While Carole frantically tries to call the police, the man insists that he's there not in her flat to take, but to give, after all, he is Santa Claus and that's the job description. Can he bring glad tidings and joy to Carole's humdrum world? Will she be inspired to take a chance on the ex she still loves? Can he really be who he says he is?

Another Night Before Christmas has echoes of It's A Wonderful Life (previously produced at this venue by director Guy Retallack), but it's very much its own fable, contemporary, brimming with wit and very funny jokes (super work from book and lyrics writer, Sean Grennan) and just the right side of sentimental. The music is splendid too, Leah Okimoto's catchy tunes nice and easy on the ear, never more so than in "Kill Der Bingle", a plea to see off... well, no spoilers!

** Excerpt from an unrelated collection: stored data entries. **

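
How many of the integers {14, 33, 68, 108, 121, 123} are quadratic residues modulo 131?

(14/131) = -1 → non-residue.
(33/131) = +1 → QR.
(68/131) = -1 → non-residue.
(108/131) = +1 → QR.
(121/131) = +1 → QR.
(123/131) = +1 → QR.
Total quadratic residues among the 6: 4.

4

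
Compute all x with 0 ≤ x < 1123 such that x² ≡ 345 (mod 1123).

Since 1123 ≡ 3 (mod 4), a square root of 345 is 345^((1123+1)/4) = 345^281 mod 1123.
Repeated squaring: 345^2≡1110, 345^4≡169, 345^8≡486, 345^16≡366, 345^32≡319, 345^64≡691, 345^128≡206, 345^256≡885 (mod 1123).
345^281 = 345^(256+16+8+1) ≡ 494 (mod 1123).
Check: 494² = 244036 ≡ 345 (mod 1123). The two roots are 494 and 629.

494, 629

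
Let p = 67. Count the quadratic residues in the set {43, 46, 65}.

1

(43/67) = -1 → non-residue.
(46/67) = -1 → non-residue.
(65/67) = +1 → QR.
Total quadratic residues among the 3: 1.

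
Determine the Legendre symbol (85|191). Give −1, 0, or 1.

1

Reciprocity: 85 ≡ 1 and 191 ≡ 3 (mod 4), so (85/191) = +(191/85).
Reduce top mod 85: now compute (21/85).
Reciprocity: 21 ≡ 1 and 85 ≡ 1 (mod 4), so (21/85) = +(85/21).
Reduce top mod 21: now compute (1/21).
Reached (1/21) = 1. Collecting the sign flips along the way, the symbol is +1.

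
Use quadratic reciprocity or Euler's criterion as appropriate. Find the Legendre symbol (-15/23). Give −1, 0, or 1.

1

First reduce: -15 ≡ 8 (mod 23).
Pull out 2^3: since 23 ≡ 7 (mod 8), (2/23) = +1, so (2/23)^3 = +1.
Reached (1/23) = 1. Collecting the sign flips along the way, the symbol is +1.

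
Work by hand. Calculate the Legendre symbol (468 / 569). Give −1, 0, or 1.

Pull out 2^2: since 569 ≡ 1 (mod 8), (2/569) = +1, so (2/569)^2 = +1.
Reciprocity: 117 ≡ 1 and 569 ≡ 1 (mod 4), so (117/569) = +(569/117).
Reduce top mod 117: now compute (101/117).
Reciprocity: 101 ≡ 1 and 117 ≡ 1 (mod 4), so (101/117) = +(117/101).
Reduce top mod 101: now compute (16/101).
Pull out 2^4: since 101 ≡ 5 (mod 8), (2/101) = -1, so (2/101)^4 = +1.
Reached (1/101) = 1. Collecting the sign flips along the way, the symbol is +1.

1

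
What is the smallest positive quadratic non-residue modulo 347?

(2/347) = −1, so 2 is the smallest positive non-residue mod 347.

2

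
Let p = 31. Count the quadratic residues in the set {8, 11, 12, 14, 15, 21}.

2

(8/31) = +1 → QR.
(11/31) = -1 → non-residue.
(12/31) = -1 → non-residue.
(14/31) = +1 → QR.
(15/31) = -1 → non-residue.
(21/31) = -1 → non-residue.
Total quadratic residues among the 6: 2.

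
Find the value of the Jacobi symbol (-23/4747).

1

First reduce: -23 ≡ 4724 (mod 4747).
Pull out 2^2: since 4747 ≡ 3 (mod 8), (2/4747) = -1, so (2/4747)^2 = +1.
Reciprocity: 1181 ≡ 1 and 4747 ≡ 3 (mod 4), so (1181/4747) = +(4747/1181).
Reduce top mod 1181: now compute (23/1181).
Reciprocity: 23 ≡ 3 and 1181 ≡ 1 (mod 4), so (23/1181) = +(1181/23).
Reduce top mod 23: now compute (8/23).
Pull out 2^3: since 23 ≡ 7 (mod 8), (2/23) = +1, so (2/23)^3 = +1.
Reached (1/23) = 1. Collecting the sign flips along the way, the symbol is +1.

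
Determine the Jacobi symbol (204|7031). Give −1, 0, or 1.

-1

Pull out 2^2: since 7031 ≡ 7 (mod 8), (2/7031) = +1, so (2/7031)^2 = +1.
Reciprocity: 51 ≡ 3 and 7031 ≡ 3 (mod 4), so (51/7031) = −(7031/51).
Reduce top mod 51: now compute (44/51).
Pull out 2^2: since 51 ≡ 3 (mod 8), (2/51) = -1, so (2/51)^2 = +1.
Reciprocity: 11 ≡ 3 and 51 ≡ 3 (mod 4), so (11/51) = −(51/11).
Reduce top mod 11: now compute (7/11).
Reciprocity: 7 ≡ 3 and 11 ≡ 3 (mod 4), so (7/11) = −(11/7).
Reduce top mod 7: now compute (4/7).
Pull out 2^2: since 7 ≡ 7 (mod 8), (2/7) = +1, so (2/7)^2 = +1.
Reached (1/7) = 1. Collecting the sign flips along the way, the symbol is -1.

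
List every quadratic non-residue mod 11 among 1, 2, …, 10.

Square k = 1,…,5 (k and 11−k give the same square):
1²=1, 2²=4, 3²=9, 4²≡5, 5²≡3 (mod 11).
The residues are {1, 3, 4, 5, 9}; the non-residues are the remaining 5 nonzero classes.

2, 6, 7, 8, 10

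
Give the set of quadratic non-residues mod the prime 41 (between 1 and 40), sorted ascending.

Square k = 1,…,20 (k and 41−k give the same square):
1²=1, 2²=4, 3²=9, 4²=16, 5²=25, 6²=36, 7²≡8, 8²≡23, 9²≡40, 10²≡18, 11²≡39, 12²≡21, 13²≡5, 14²≡32, 15²≡20, 16²≡10, 17²≡2, 18²≡37, 19²≡33, 20²≡31 (mod 41).
The residues are {1, 2, 4, 5, 8, 9, 10, 16, 18, 20, 21, 23, 25, 31, 32, 33, 36, 37, 39, 40}; the non-residues are the remaining 20 nonzero classes.

3, 6, 7, 11, 12, 13, 14, 15, 17, 19, 22, 24, 26, 27, 28, 29, 30, 34, 35, 38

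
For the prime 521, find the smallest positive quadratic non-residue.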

It's a musical two-hander, so casting is critical and it could hardly be any better. Rachael Wooding gives Carole a steely vulnerability - she doesn't panic on discovering the intruder and she's got plenty of the tough carapace a London social worker develops, but she's also lonely and worried about whether she has made the right choices and what the consequences will be. George Maguire has charisma to burn, showing all his Olivier Award winning pedigree, as he invests the mysterious visitor with charm and humour, but just enough edgy temper to prove he's no fairytale Prince with glib answers for the damsel in distress.

As the night wears on, the pair learn more about each other and, it must be said, we learn more about ourselves, about the empathy that the Christmas season requires, about the fractured families of single occupancy London life and about why it's sometimes right to believe in things that cannot be true. It's a lovely, lovely show with a pitch perfect script, wonderful songs and two warm performances that are pretty much unimprovable. It's the grown-ups' version of the best kind of Christmas bedtime story, the one that sent you to sleep on Christmas Eve, cosy and secure, and looking forward to the day to come.

The venue is a bit off the beaten track, but the ticket prices are keen - very keen compared to big pantos - and if anything can make me look forward to Christmas Day, it's a show that's done its job!

Another Night Before Christmas continues at the Bridge House Theatre until 23 December.